A Bill currently before Federal parliament expands the existing AML/CTF regime under the Anti-Money Laundering and Counter-Terrorism Financing Act 2006 (the Act) to real estate professionals, dealers in precious metals and precious stones, and professional service providers, including lawyers, conveyancers, accountants, and trust and company service providers. These are all known as reporting entities.
The Anti-Money Laundering and Counter-Terrorism Financing Amendment Bill 2024 (Cth) will have a substantial impact on law firms and some preparation will be required before its commencement.
Commencement
The Bill’s main provisions commence in March 2026.
Customer due diligence
Requirements for a reporting entity to identify their customer through initial Customer Due Diligence (CDD) include:
- if the customer is an individual, taking reasonable steps to establish they are who they claim to be, including if they are a politically exposed person;
- identifying the customer’s ML/TF risk;
- collecting information about the customer appropriate to ML/TF risk; and
- verifying the customer information using independent and reliable data that is appropriate to ML/TF risk.
Ongoing CDD requirements require reporting entities to monitor their customers to appropriately identify, assess, manage, and mitigate the ML/TF risks they may reasonably face in providing services. This includes reviewing and updating customer information and monitoring for unusual transactions and behaviours that may give rise to a suspicious matter reporting (SMR) obligation.
Reporting entities may apply simplified CDD, and must apply enhanced CDD, as part of initial and ongoing CDD in certain prescribed circumstances.
Simplified CDD gives reporting entities more discretion, provided the customer’s ML/TF risk is low and other requirements are met, to apply simplified initial and ongoing CDD.
Reporting entities must apply enhanced CDD appropriate to customer risk in certain specified circumstances, or if the customer is high ML/TF risk. In these cases, reporting entities are required to collect and/or verify additional information relevant to mitigating the identified higher risk, and must be reasonably satisfied that they know and understand the identity of their customer.

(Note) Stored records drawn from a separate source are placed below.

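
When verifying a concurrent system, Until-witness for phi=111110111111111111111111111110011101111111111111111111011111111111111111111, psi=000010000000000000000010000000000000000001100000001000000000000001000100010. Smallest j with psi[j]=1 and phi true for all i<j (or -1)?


(phi U psi) at 0: need smallest j with psi[j]=1 and phi[i]=1 for all i in [0,j).
Scan from step 0:
  step 0: phi=1, psi=0 -> continue
  step 1: phi=1, psi=0 -> continue
  step 2: phi=1, psi=0 -> continue
  step 3: phi=1, psi=0 -> continue
  step 4: psi=1 and phi held for [0,4) -> witness found
Witness step = 4

4


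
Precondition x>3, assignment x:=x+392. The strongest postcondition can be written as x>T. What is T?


Formula: sp(P, x:=E) = exists old_x. (x = E[old_x/x]) AND P[old_x/x] (old_x is the value of x before the assignment; eliminate old_x by solving x = E[old_x/x] for old_x)
Step 1: Precondition P: x>3, i.e. old_x > 3
Step 2: Assignment gives x = old_x + 392, so old_x = x - 392
Step 3: Substitute into P: x - 392 > 3
Step 4: Simplify: x > 3+392 = 395

395


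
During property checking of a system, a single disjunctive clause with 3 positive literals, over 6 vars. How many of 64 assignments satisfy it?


Step 1: Total=2^6=64
Step 2: Unsat when all 3 false: 2^3=8
Step 3: Sat=64-8=56

56


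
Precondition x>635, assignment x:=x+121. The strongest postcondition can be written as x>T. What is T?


Formula: sp(P, x:=E) = exists old_x. (x = E[old_x/x]) AND P[old_x/x] (old_x is the value of x before the assignment; eliminate old_x by solving x = E[old_x/x] for old_x)
Step 1: Precondition P: x>635, i.e. old_x > 635
Step 2: Assignment gives x = old_x + 121, so old_x = x - 121
Step 3: Substitute into P: x - 121 > 635
Step 4: Simplify: x > 635+121 = 756

756


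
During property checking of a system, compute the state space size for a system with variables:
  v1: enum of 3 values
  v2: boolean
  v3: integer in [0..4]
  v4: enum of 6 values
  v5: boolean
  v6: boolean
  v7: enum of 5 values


State space = product of domain sizes of all variables.
Domain sizes:
  v1 (enum of 3 values): 3
  v2 (boolean): 2
  v3 (integer in [0..4]): 5
  v4 (enum of 6 values): 6
  v5 (boolean): 2
  v6 (boolean): 2
  v7 (enum of 5 values): 5
Product = 3 * 2 * 5 * 6 * 2 * 2 * 5 = 3600

3600


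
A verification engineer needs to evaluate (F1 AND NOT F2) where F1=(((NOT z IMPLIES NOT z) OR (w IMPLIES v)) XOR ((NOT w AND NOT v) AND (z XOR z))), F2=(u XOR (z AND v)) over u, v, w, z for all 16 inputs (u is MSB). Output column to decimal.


F1 = (((NOT z IMPLIES NOT z) OR (w IMPLIES v)) XOR ((NOT w AND NOT v) AND (z XOR z)))
F2 = (u XOR (z AND v))
Counterexample to F1=>F2 is where F1=1 and F2=0.
Evaluate each row (bits = u,v,w,z, MSB first):
  row 0 [0000]: F1=1 F2=0 -> F1&~F2 -> 1
  row 1 [0001]: F1=1 F2=0 -> F1&~F2 -> 1
  row 2 [0010]: F1=1 F2=0 -> F1&~F2 -> 1
  row 3 [0011]: F1=1 F2=0 -> F1&~F2 -> 1
  row 4 [0100]: F1=1 F2=0 -> F1&~F2 -> 1
  row 5 [0101]: F1=1 F2=1 -> F1&~F2 -> 0
  row 6 [0110]: F1=1 F2=0 -> F1&~F2 -> 1
  row 7 [0111]: F1=1 F2=1 -> F1&~F2 -> 0
  row 8 [1000]: F1=1 F2=1 -> F1&~F2 -> 0
  row 9 [1001]: F1=1 F2=1 -> F1&~F2 -> 0
  row 10 [1010]: F1=1 F2=1 -> F1&~F2 -> 0
  row 11 [1011]: F1=1 F2=1 -> F1&~F2 -> 0
  row 12 [1100]: F1=1 F2=1 -> F1&~F2 -> 0
  row 13 [1101]: F1=1 F2=0 -> F1&~F2 -> 1
  row 14 [1110]: F1=1 F2=1 -> F1&~F2 -> 0
  row 15 [1111]: F1=1 F2=0 -> F1&~F2 -> 1
Full result column, 4 rows per line (u,v fixed per line; w,z runs 00..11 left to right):
  rows 0-3 [u,v=00]: 1111  = hex F
  rows 4-7 [u,v=01]: 1010  = hex A
  rows 8-11 [u,v=10]: 0000  = hex 0
  rows 12-15 [u,v=11]: 0101  = hex 5
Counterexample vector (row 0 .. row 15) = 1111101000000101
Output column grouped in 4s = 1111 1010 0000 0101 = 0xFA05
Convert to decimal digit by digit (value = value*16 + digit):
  F -> 15
  15*16 + 10 (A) = 250
  250*16 + 0 = 4000
  4000*16 + 5 = 64005
Decimal = 64005

64005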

In enhanced CDD scenarios, ongoing CDD must also be adjusted to ensure it is appropriate to the ML/TF risk of the customer and meets specific requirements to be set out in the AML/CTF Rules.
Policies
Reporting entities must have internal policies for AML/CTF that meet the requirements of the Rules that need to cover:
- how the reporting entity will inform its governing body of the money laundering, terrorism financing, and proliferation financing risks faced by the reporting entity in its provision of designated services;
- designating an AML/CTF compliance officer;
- designating a senior manager responsible for approving any changes to the ML/TF risk assessment or AML/CTF policies;
- how the reporting entity will undertake due diligence on staff engaged by the reporting entity whose role in the reporting entity may allow them to facilitate serious financial crimes or whose role is relevant to AML/CTF compliance;
- how a reporting entity will provide risk awareness and management training to staff engaged by the reporting entity;
- how, and when, to conduct an independent review of its AML/CTF program; and
- any other matters provided for in the AML/CTF Rules.
Privilege
Section 242 of the Act already provides that it does not affect the law relating to legal professional privilege. The Bill provides stronger protections for the disclosure of information or documents that are subject to legal professional privilege to reflect the fact that lawyers are to be included in the regime.
Offence
The Bill creates a new offence intended to prevent the reporting entity disclosing information to their clients, such as the fact they have made a suspicious matter report, if it could reasonably prejudice an investigation.
Act repealed
The Bill also repeals the Financial Transaction Reports Act 1988 (FTR Act).
Guidance
The Law Council of Australia has issued Guidance for the profession on these changes.
Publication updates
By Lawyers publications will be amended as required to account for these changes. Specific amendments are likely to include First steps in all commentaries, the Conveyancing and Property guides in each jurisdiction, and the Practice Management guide.
In the interim, this overview of the Bill’s impact is being added to the Looking to the Future summary of forthcoming significant amendments in the Reference Materials folder of all By Lawyers publications.